A six-hour power outage that hit Ukraine on 23 December was caused by a complex cyber-attack involving an injection of detection-preventing malware, a US cyber-security firm has revealed.
According to a report released by Washington-based SANS ICS, the hackers were able to remotely control breakers to cut power after installing malware to prevent technicians from spotting the attack. They also flooded the customer-service centre of Prykarpattyaoblenergo, western Ukraine’s utility company, with phone calls to prevent customers from reporting the outage.
The case, described as the first known power outage caused by a cyber-attack, affected 80,000 people in the region.
"This was a multi-pronged attack against multiple facilities,” said Robert Lee, a former US Air Force cyber-warfare operations officer who helped compile the report for SANS ICS. “It was highly coordinated with very professional logistics. They sort of blinded them in every way possible."

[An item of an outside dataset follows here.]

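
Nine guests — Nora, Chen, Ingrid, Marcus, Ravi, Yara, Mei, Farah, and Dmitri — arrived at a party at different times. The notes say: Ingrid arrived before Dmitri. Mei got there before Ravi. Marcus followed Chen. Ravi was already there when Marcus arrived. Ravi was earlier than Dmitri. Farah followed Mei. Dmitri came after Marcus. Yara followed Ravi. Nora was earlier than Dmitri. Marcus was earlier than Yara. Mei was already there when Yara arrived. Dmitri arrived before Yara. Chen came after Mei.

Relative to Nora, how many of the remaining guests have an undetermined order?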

The SANS ICS report is the first comprehensive analysis of the case. The firm has urged infrastructure operators to beef up their cyber-defences in light of the findings as other criminals may get inspired by the hack.

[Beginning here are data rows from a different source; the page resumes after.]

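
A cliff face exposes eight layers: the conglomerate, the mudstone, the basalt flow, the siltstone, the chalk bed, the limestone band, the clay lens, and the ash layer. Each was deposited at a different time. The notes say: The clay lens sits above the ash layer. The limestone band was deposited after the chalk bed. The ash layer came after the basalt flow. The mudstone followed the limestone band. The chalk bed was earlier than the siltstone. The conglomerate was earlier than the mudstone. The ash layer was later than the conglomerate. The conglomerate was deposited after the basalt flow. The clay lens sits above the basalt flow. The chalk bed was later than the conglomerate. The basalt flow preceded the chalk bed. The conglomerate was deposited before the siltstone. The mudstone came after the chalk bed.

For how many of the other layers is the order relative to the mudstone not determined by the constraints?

Forced before the mudstone: the basalt flow, the chalk bed, the conglomerate, and the limestone band.
That leaves the ash layer, the clay lens, and the siltstone with no forced order relative to the mudstone — 3.

3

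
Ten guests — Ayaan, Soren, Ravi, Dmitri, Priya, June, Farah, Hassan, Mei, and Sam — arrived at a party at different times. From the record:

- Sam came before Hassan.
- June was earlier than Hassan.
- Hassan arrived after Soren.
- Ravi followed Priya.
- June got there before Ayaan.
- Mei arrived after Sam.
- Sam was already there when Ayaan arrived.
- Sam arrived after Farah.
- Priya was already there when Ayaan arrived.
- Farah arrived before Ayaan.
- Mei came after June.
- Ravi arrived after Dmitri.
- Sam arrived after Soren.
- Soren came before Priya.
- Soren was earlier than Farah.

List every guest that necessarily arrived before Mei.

Farah, June, Sam, Soren

Directly stated before Mei: June and Sam.
Farah reaches Mei via Farah → Sam → Mei.
Soren reaches Mei via Soren → Sam → Mei.
No chain forces Ravi (or any of the others) ahead of Mei.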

"What is now true is that a coordinated cyber-attack consisting of multiple elements is one of the expected hazards (electric utilities) may face," said SANS ICS Director Michael Assante in a blog post on the company’s website.
"We need to learn and prepare ourselves to detect, respond, and restore from such events in the future.”
Russian hackers were behind the outage according to Ukraine’s state security agency SBU and US cyber-security firm iSight Partners even identified the Russian hacking group known as Sandworm as the likeliest perpetrators.
Ukraine's energy ministry has said it will hold off on discussing the matter until after 18 January, following completion of a formal probe into the matter.
Prykarpattyaoblenergo was able to recover from the attack by switching into manual operations, essentially disconnecting infected workstations and servers from the grid.
SANS ICS said on its blog that it had ‘high confidence’ in its findings, which were based on discussions and analysis from ‘multiple international community members and companies’.
US critical infrastructure security expert Joe Weiss said he believed the report's findings would be validated. "They did a phenomenal job," he said.